Issue Discovered - Service disruption in Asia Pacific Region - Multiple Services
Incident Report for xMatters
Postmortem

What happened?

On July 25, 2019 at approximately 10:04 PDT, the xMatters internal monitoring systems alerted Customer Support to an issue that was resulting in a "Server Internal Error" message displaying when accessing an xMatters instance. Clients in the Asia-Pacific region may also have seen this message when attempting to access their instances, or experienced difficulty in accessing xMatters services. All notifications continued to process as expected during the incident.

Why did it happen?

The incident occurred during scheduled database maintenance. During the upgrade activity, the standby databases are upgraded and promoted to become a master database. This process typically takes seconds to complete and is not customer impacting. During this upgrade, there was an unexpected and undetected delay in synchronous replication to other services. This caused the process to wait until data was in sync.

How did we respond?

As soon as the internal monitoring systems sent the alert about an issue impacting client instances, Customer Support confirmed the issue and launched a Severity-1 incident. The incident response teams immediately began investigating and identified that the maintenance process was waiting for synchronous replication to complete. This resulted in customers receiving an error message when attempting to access their systems. To resolve the issue, the incident team performed a manual intervention, and all services were restored.

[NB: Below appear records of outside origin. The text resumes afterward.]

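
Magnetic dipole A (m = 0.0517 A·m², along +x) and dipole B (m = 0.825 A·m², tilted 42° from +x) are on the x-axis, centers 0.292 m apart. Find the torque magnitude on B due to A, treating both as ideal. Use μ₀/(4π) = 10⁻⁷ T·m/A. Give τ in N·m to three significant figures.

Dipole B is on the axis of dipole A, so B₁ there is axial: B₁ = (μ₀/4π)·2m₁/r³ along +x.
B₁ = 2(10⁻⁷)(0.0517)/(0.292)³ = 4.153×10⁻⁷ T.
τ = m₂ B₁ sinθ.
τ = (0.825)(4.153×10⁻⁷)·sin42° = 2.293×10⁻⁷ N·m.

τ ≈ 2.29×10⁻⁷ N·m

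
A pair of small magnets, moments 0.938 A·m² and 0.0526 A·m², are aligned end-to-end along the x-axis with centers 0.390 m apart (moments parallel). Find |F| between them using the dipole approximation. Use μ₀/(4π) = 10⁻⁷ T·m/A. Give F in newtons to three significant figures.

On-axis B of dipole 1: B = (μ₀/4π)·2m₁/r³. Force on dipole 2: F = m₂·dB/dr.
dB/dr = −(μ₀/4π)·6m₁/r⁴, so |F| = (μ₀/4π)·6m₁m₂/r⁴.
F = 6(10⁻⁷)(0.938)(0.0526)/(0.390)⁴ = 1.280×10⁻⁶ N.

F ≈ 1.28×10⁻⁶ N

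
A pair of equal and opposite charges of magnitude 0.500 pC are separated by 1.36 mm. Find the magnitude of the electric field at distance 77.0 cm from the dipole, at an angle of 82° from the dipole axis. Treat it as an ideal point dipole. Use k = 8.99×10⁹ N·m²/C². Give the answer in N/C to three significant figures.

E ≈ 1.38×10⁻⁵ N/C

Dipole moment p = qd = (5.00×10⁻¹³ C)(0.00136 m) = 6.80×10⁻¹⁶ C·m.
At angle θ the dipole field magnitude is E = (kp/r³)·√(1 + 3cos²θ).
kp/r³ = (8.99×10⁹)(6.80×10⁻¹⁶) / (0.770)³ = 1.339×10⁻⁵ N/C.
√(1 + 3cos²82°) = √(1 + 3·0.0194) = √1.0581 ≈ 1.0286.
E ≈ 1.339×10⁻⁵ × 1.029 = 1.377×10⁻⁵ N/C.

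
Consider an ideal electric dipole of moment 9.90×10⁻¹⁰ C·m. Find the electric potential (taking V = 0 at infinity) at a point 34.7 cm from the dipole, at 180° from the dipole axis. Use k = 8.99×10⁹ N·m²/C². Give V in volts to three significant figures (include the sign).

The dipole potential is V = kp cosθ / r².
V = (8.99×10⁹)(9.90×10⁻¹⁰)·cos180° / (0.347)² = -73.92 V.

V ≈ -73.9 V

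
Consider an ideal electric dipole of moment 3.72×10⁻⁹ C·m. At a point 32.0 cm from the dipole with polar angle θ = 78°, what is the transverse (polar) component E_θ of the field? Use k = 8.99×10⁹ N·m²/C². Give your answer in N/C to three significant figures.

E_θ ≈ 998 N/C

For a dipole, E_θ = (kp sinθ)/r³.
kp/r³ = (8.99×10⁹)(3.72×10⁻⁹)/(0.320)³ = 1021 N/C.
E_θ = 1021·sin78° = 998.3 N/C.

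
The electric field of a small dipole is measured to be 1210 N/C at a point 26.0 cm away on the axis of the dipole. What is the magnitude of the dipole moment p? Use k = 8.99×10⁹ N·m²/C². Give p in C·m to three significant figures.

p ≈ 1.18×10⁻⁹ C·m

On axis E = 2kp/r³, so p = Er³/(2k).
p = (1210)·(0.260)³ / (2·8.99×10⁹) = 1.183×10⁻⁹ C·m.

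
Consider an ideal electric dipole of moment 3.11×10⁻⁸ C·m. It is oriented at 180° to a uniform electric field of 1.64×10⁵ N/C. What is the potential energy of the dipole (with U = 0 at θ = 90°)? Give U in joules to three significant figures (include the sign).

U = −p·E = −pE cosθ.
U = −(3.11×10⁻⁸)(1.64×10⁵)·cos180° = 0.005100 J.

U ≈ 0.00510 J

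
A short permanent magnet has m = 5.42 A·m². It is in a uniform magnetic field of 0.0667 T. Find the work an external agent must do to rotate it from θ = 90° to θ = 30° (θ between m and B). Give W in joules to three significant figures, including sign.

W ≈ -0.313 J

W_ext = ΔU = −mB cosθ₂ + mB cosθ₁ = mB(cosθ₁ − cosθ₂).
W = (5.42)(0.0667)·(cos90° − cos30°) = (0.3615)·(-0.8660) = -0.3131 J.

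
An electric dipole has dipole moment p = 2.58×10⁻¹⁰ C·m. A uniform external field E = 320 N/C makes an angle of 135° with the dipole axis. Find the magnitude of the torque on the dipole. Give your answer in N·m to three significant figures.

τ ≈ 5.84×10⁻⁸ N·m

Torque on an electric dipole: τ = pE sinθ.
τ = (2.58×10⁻¹⁰)(320)·sin135° = 5.838×10⁻⁸ N·m.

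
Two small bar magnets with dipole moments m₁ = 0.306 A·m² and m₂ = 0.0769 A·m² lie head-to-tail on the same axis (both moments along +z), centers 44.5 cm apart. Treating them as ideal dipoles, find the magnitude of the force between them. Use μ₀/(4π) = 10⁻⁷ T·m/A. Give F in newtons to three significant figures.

F ≈ 3.60×10⁻⁷ N

On-axis B of dipole 1: B = (μ₀/4π)·2m₁/r³. Force on dipole 2: F = m₂·dB/dr.
dB/dr = −(μ₀/4π)·6m₁/r⁴, so |F| = (μ₀/4π)·6m₁m₂/r⁴.
F = 6(10⁻⁷)(0.306)(0.0769)/(0.445)⁴ = 3.600×10⁻⁷ N.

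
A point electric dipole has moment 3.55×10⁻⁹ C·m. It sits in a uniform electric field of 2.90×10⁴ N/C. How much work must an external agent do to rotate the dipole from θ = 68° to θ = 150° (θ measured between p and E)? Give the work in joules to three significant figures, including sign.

W ≈ 1.28×10⁻⁴ J

W_ext = ΔU = U(θ₂) − U(θ₁) = −pE cosθ₂ − (−pE cosθ₁) = pE(cosθ₁ − cosθ₂).
W = (3.55×10⁻⁹)(2.90×10⁴)·(cos68° − cos150°) = (1.030×10⁻⁴)·(+1.2406) = 1.277×10⁻⁴ J.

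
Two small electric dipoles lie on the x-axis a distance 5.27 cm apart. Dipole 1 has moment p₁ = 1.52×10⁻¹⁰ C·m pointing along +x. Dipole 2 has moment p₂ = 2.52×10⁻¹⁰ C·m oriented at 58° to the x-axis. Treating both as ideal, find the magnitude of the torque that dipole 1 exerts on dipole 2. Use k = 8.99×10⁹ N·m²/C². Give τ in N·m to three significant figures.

τ ≈ 3.99×10⁻⁶ N·m

The second dipole sits on the axis of the first, so the field there is axial: E₁ = 2kp₁/r³ along +x.
E₁ = 2(8.99×10⁹)(1.52×10⁻¹⁰)/(0.0527)³ = 1.867×10⁴ N/C.
Torque on the second dipole: τ = p₂ E₁ sinθ.
τ = (2.52×10⁻¹⁰)(1.867×10⁴)·sin58° = 3.990×10⁻⁶ N·m.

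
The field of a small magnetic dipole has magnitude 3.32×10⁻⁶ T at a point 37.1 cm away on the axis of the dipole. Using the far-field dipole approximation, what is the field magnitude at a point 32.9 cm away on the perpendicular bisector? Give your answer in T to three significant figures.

B ≈ 2.38×10⁻⁶ T

Dipole fields scale as 1/r³ in the far field.
The axial field is twice the equatorial field at the same r, so the geometry factor is 1/2.
B₂ = B₁ · (1/2) · (r₁/r₂)³ = 3.32×10⁻⁶ · 0.5 · (37.1/32.9)³.
(r₁/r₂)³ = (1.128)³ = 1.434.
B₂ ≈ 2.380×10⁻⁶ T.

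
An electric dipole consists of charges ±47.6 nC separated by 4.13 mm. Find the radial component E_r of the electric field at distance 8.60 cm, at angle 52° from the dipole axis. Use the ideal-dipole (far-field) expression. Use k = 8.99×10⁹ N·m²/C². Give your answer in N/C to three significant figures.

E_r ≈ 3420 N/C

Dipole moment p = qd = (4.76×10⁻⁸ C)(0.00413 m) = 1.966×10⁻¹⁰ C·m.
For a dipole, E_r = (2kp cosθ)/r³.
kp/r³ = (8.99×10⁹)(1.966×10⁻¹⁰)/(0.0860)³ = 2779 N/C.
E_r = 2·2779·cos52° = 3422 N/C.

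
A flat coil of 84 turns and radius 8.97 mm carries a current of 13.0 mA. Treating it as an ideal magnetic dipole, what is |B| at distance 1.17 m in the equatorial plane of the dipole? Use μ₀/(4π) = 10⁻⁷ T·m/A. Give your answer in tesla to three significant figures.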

What are we doing to prevent it from happening again?

We are updating our upgrade process to detect delays in synchronous replication and to postpone an update if a delay exists. This event has a very low likelihood of recurrence; however, the teams are continuing their testing and are replicating the issue to determine if any additional changes are required. The teams are also reviewing the maintenance process and monitoring settings to identify any potential improvements.

Timeline:

July 25, 2019. All times PDT

10:04 AM - Monitoring alerts Customer Support to Server Internal Error
10:06 AM - System auto recovers
10:09 AM - All services restored
10:11 AM - Incident closed

Posted Aug 02, 2019 - 12:47 PDT

Resolved
The issue has been addressed, and all services have been restored. Thank you for your patience while we addressed this matter.
Posted Jul 25, 2019 - 10:11 PDT
Monitoring
A fix has been implemented and we are monitoring the results.
Posted Jul 25, 2019 - 10:08 PDT
Identified
The xMatters Incident Response team has identified the source of the issue and is working on a fix. We will update once a solution has been identified and implemented.
Posted Jul 25, 2019 - 10:06 PDT
Investigating
xMatters monitoring tools have identified a potential issue with xMatters On-Demand for some clients located in the Asia Pacific region. We are currently investigating the issue and will update as information becomes available.

Please see incident details for specific services impacted.

If you are also experiencing issues, or if you're not sure whether this issue impacts your service, please contact xMatters Client Assistance at https://support.xmatters.com/hc/en-us/requests/new - our support agents are waiting to help.
Posted Jul 25, 2019 - 10:04 PDT
This incident affected: Asia Pacific (Web Interface, Email Notifications, SMS Notifications, Voice Notifications, Conferencing, Integration Platform, API, Mobile App).